Division of Arthritis and Rheumatic Diseases, Oregon Health & Science University and Portland VA Medical Center, Portland, OR 97239, United States.
Neuroimmunology Research, Portland VA Medical Center, Portland, OR 97239, United States.
Biochem Biophys Res Commun. 2014 Oct 3;452(4):1040-5. doi: 10.1016/j.bbrc.2014.09.037. Epub 2014 Sep 18.
Cell type specific delivery of RNAi to T cells has remained to be a challenge. Here we describe an aptamer mediated delivery of shRNA to CD4(+) T cells targeting RORγt to suppress Th17 cells. A cDNA encoding CD4 aptamer and RORγt shRNA was constructed and the chimeric CD4 aptamer-RORγt shRNA (CD4-AshR-RORγt) was generated using in vitro T7 RNA transcription. 2'-F-dCTP and 2'-F-dUTP were incorporated into CD4-AshR-RORγt for RNase resistance. CD4-AshR-RORγt was specifically uptaken by CD4(+) Karpas 299 cells and primary human CD4(+) T cells. The RORγt shRNA moiety of CD4-AshR-RORγt chimera was cleaved and released by Dicer. Furthermore, CD4-AshR-RORγt suppressed RORγt gene expression in Karpas 299 cells and CD4(+) T cells and consequently inhibited Th17 cell differentiation and IL-17 production. These results demonstrate that aptamer-facilitated cell specific delivery of shRNA represents a novel approach for efficient RNAi delivery and is potentially to be developed for therapeutics targeting specific T cells subtypes.

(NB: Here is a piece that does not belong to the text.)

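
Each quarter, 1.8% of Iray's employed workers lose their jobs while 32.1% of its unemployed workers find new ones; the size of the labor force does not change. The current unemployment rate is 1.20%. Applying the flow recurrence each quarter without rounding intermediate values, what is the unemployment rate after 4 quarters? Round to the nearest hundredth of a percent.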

细胞类型特异性的 RNAi 递送至 T 细胞一直是一个挑战。在这里,我们描述了一种适体介导的靶向 RORγt 的 shRNA 递送至 CD4(+) T 细胞,以抑制 Th17 细胞。构建了编码 CD4 适体和 RORγt shRNA 的 cDNA,并用体外 T7 RNA 转录生成嵌合 CD4 适体-RORγt shRNA (CD4-AshR-RORγt)。2'-F-dCTP 和 2'-F-dUTP 被掺入 CD4-AshR-RORγt 中以增加对核酸酶的抗性。CD4-AshR-RORγt 被 CD4(+) Karpas 299 细胞和原代人 CD4(+) T 细胞特异性摄取。CD4-AshR-RORγt 嵌合体的 RORγt shRNA 部分被 Dicer 切割和释放。此外,CD4-AshR-RORγt 抑制了 Karpas 299 细胞和 CD4(+) T 细胞中 RORγt 基因的表达,从而抑制了 Th17 细胞的分化和 IL-17 的产生。这些结果表明,适体介导的细胞特异性 shRNA 递送代表了一种有效的 RNAi 递送的新方法,并且有可能针对特定的 T 细胞亚型开发用于治疗的方法。